Add the project directory to your PYTHONPATH so that everyone knows which common.py to import. If you are using bash, do this
export PYTHONPATH=$PROJ_PATH:$PYTHONPATH
- Assuming $ORIG is the original csv data, run this to get clean splitted data:
sh clean.sh $ORIG split
- Now you should have a `split’ directory where there are a couple of number-named files. Run this to get randomly merged training/dev/test data:
preprocess/tr_de_te.py 3 1 1 . split/*
Use scripts under `feateng’ to generate features.
See `baseline/crfsuite/run_crfsuite.sh’, `baseline/crfsuite-L1/run_crfsuite-L1.sh’ and `baseline/megam/run_megam.sh’ for examples.
- common.py : common utilities (possibly) useful to everyone
- feateng/ : feature engineering stuff
- preprocess/ : preprocessing stuff (cleaning the data; POS tagging; etc.)

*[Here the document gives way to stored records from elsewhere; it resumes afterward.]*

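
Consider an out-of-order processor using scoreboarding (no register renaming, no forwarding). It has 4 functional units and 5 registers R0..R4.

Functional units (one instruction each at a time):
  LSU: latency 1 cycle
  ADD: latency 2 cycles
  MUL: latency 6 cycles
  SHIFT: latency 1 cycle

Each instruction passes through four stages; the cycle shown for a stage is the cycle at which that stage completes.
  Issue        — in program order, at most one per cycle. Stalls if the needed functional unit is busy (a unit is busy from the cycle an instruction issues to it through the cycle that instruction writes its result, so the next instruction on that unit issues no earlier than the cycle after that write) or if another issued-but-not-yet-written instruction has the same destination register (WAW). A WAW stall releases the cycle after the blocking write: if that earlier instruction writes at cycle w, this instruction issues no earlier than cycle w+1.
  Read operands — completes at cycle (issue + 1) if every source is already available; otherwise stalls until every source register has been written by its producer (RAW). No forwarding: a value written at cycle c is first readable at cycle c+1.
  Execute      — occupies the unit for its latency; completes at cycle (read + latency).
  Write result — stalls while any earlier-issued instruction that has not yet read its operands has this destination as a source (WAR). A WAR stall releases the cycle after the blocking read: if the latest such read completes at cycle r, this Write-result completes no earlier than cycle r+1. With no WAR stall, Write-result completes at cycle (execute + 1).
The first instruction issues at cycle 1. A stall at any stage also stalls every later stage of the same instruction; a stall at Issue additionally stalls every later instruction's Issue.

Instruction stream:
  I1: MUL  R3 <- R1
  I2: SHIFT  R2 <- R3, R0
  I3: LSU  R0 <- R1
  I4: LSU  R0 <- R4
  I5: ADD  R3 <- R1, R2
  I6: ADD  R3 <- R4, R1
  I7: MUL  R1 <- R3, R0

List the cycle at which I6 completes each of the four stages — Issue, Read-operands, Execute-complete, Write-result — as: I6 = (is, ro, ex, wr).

[1] I1 issues→MUL
[2] I1 reads | I2 issues→SHIFT
[3] I3 issues→LSU
[4] I3 reads
[5] I3 exec-done
[8] I1 exec-done
[9] I1 writes R3
[10] I2 reads
[11] I2 exec-done | I3 writes R0
[12] I2 writes R2 | I4 issues→LSU
[13] I4 reads | I5 issues→ADD
[14] I4 exec-done | I5 reads
[15] I4 writes R0
[16] I5 exec-done
[17] I5 writes R3
[18] I6 issues→ADD
[19] I6 reads | I7 issues→MUL
[21] I6 exec-done
[22] I6 writes R3
[23] I7 reads
[29] I7 exec-done
[30] I7 writes R1

I6 = (18, 19, 21, 22)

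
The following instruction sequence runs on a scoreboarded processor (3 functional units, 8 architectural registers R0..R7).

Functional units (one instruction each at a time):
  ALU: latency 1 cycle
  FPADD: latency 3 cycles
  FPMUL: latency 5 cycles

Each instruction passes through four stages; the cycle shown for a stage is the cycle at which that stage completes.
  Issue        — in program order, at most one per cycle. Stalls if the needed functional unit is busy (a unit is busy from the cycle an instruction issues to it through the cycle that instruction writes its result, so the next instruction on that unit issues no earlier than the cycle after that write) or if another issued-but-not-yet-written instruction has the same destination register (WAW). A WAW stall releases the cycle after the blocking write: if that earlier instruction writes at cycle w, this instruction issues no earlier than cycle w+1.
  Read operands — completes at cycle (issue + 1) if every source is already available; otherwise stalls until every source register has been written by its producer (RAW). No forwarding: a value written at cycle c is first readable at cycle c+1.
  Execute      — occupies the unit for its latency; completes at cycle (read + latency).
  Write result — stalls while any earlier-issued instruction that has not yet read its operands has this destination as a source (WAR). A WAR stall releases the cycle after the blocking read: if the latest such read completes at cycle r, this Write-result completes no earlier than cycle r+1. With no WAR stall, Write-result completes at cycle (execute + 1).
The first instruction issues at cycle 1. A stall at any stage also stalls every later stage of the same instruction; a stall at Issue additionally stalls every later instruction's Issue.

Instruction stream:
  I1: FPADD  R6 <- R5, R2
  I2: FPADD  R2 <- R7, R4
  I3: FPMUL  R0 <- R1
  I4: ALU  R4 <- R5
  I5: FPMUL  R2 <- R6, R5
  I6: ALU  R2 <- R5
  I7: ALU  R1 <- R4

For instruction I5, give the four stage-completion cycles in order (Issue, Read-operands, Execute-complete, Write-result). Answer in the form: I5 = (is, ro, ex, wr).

I5 = (16, 17, 22, 23)

c1: issue I1 (FPADD)
c2: I1 read-ops
c5: I1 finished on FPADD
c6: I1→R6
c7: issue I2 (FPADD)
c8: I2 read-ops; issue I3 (FPMUL)
c9: I3 read-ops; issue I4 (ALU)
c10: I4 read-ops
c11: I2 finished on FPADD; I4 finished on ALU
c12: I2→R2; I4→R4
c14: I3 finished on FPMUL
c15: I3→R0
c16: issue I5 (FPMUL)
c17: I5 read-ops
c22: I5 finished on FPMUL
c23: I5→R2
c24: issue I6 (ALU)
c25: I6 read-ops
c26: I6 finished on ALU
c27: I6→R2
c28: issue I7 (ALU)
c29: I7 read-ops
c30: I7 finished on ALU
c31: I7→R1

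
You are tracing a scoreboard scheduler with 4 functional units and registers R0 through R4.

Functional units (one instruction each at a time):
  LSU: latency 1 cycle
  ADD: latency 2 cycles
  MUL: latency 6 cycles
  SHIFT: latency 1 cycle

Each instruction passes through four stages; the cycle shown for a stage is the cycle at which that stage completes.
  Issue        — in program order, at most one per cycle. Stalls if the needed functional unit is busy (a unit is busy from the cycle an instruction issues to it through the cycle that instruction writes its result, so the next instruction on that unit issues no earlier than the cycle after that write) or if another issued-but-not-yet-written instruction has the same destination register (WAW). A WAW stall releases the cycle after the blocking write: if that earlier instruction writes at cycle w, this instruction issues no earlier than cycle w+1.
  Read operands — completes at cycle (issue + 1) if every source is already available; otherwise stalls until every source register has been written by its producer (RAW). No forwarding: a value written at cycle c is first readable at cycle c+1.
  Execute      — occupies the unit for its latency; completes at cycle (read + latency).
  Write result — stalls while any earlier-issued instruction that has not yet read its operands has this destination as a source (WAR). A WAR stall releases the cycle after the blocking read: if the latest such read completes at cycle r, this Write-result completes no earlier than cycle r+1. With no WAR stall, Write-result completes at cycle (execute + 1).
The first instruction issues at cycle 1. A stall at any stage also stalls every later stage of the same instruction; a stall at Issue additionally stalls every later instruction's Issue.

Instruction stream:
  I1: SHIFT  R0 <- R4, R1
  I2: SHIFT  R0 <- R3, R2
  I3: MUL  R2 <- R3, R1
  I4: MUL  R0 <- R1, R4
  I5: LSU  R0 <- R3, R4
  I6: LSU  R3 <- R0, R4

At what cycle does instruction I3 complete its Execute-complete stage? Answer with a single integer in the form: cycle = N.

cycle = 13

cycle 1: I1 issues→SHIFT
cycle 2: I1 reads
cycle 3: I1 exec-done
cycle 4: I1 writes R0
cycle 5: I2 issues→SHIFT
cycle 6: I2 reads · I3 issues→MUL
cycle 7: I2 exec-done · I3 reads
cycle 8: I2 writes R0
cycle 13: I3 exec-done
cycle 14: I3 writes R2
cycle 15: I4 issues→MUL
cycle 16: I4 reads
cycle 22: I4 exec-done
cycle 23: I4 writes R0
cycle 24: I5 issues→LSU
cycle 25: I5 reads
cycle 26: I5 exec-done
cycle 27: I5 writes R0
cycle 28: I6 issues→LSU
cycle 29: I6 reads
cycle 30: I6 exec-done
cycle 31: I6 writes R3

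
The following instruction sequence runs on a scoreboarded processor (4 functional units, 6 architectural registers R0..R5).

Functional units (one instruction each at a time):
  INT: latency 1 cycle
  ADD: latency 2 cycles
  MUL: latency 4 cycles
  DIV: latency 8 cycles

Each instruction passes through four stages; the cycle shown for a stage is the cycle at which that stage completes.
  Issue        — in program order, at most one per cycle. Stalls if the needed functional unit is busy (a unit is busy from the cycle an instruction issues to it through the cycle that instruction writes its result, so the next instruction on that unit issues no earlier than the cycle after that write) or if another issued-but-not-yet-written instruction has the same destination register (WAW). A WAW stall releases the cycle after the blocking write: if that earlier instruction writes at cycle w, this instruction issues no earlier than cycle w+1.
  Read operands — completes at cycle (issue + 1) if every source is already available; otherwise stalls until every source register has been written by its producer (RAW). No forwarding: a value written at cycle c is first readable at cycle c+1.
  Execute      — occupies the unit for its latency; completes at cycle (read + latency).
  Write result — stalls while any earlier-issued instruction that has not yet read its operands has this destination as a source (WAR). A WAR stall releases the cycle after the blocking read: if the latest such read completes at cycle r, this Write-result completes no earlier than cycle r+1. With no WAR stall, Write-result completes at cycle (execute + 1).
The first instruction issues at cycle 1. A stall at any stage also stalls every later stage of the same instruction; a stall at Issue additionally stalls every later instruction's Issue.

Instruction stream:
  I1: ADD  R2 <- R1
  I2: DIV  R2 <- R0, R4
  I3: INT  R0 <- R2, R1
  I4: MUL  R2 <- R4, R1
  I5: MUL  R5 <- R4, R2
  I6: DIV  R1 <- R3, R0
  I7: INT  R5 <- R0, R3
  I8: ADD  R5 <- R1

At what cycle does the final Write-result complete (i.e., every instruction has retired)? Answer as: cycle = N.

cycle = 39

t=1  I1 issues→ADD
t=2  I1 reads
t=4  I1 exec-done
t=5  I1 writes R2
t=6  I2 issues→DIV
t=7  I2 reads; I3 issues→INT
t=15  I2 exec-done
t=16  I2 writes R2
t=17  I3 reads; I4 issues→MUL
t=18  I3 exec-done; I4 reads
t=19  I3 writes R0
t=22  I4 exec-done
t=23  I4 writes R2
t=24  I5 issues→MUL
t=25  I5 reads; I6 issues→DIV
t=26  I6 reads
t=29  I5 exec-done
t=30  I5 writes R5
t=31  I7 issues→INT
t=32  I7 reads
t=33  I7 exec-done
t=34  I6 exec-done; I7 writes R5
t=35  I6 writes R1; I8 issues→ADD
t=36  I8 reads
t=38  I8 exec-done
t=39  I8 writes R5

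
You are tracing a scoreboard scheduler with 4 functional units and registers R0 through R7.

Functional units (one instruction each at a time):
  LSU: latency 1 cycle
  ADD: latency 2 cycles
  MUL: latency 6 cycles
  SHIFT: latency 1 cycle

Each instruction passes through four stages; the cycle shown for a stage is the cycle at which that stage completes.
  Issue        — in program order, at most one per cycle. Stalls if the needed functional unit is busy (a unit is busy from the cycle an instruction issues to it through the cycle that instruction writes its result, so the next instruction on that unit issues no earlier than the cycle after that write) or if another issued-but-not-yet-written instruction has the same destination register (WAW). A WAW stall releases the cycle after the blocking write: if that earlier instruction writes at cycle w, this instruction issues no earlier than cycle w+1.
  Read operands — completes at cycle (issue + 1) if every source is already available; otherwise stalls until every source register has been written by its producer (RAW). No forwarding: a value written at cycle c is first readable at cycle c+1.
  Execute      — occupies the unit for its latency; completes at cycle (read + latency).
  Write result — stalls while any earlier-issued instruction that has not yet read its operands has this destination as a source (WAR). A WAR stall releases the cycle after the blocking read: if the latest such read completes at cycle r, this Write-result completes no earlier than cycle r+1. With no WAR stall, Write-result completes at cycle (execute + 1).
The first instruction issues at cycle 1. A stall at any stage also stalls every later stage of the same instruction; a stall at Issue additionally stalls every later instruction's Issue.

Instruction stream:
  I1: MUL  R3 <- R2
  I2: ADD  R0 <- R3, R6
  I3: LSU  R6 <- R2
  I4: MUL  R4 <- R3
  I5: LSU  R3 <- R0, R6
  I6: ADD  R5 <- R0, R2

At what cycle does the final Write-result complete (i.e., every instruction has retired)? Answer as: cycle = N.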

- tools/ : source code and executables of off-shelf tools
- NEVER add any data into the repository (not even to your private branch since you might mistakenly merge them back to master).
- The top-level .gitignore file tells git to ignore `data’ and `split’ directory and any file with prefix `train|test|dev’; so if you put data in `data’ or call them `train[SOMETHING]’, git will help you to prevent adding data into the repository.
- Also, you should create a .gitignore file for directory that stores testing results (models, logs, etc.). Take a look at baseline/.gitignore for example.
- Be really careful! run `git ls-files’ to see what are in your repository before pushing it to github.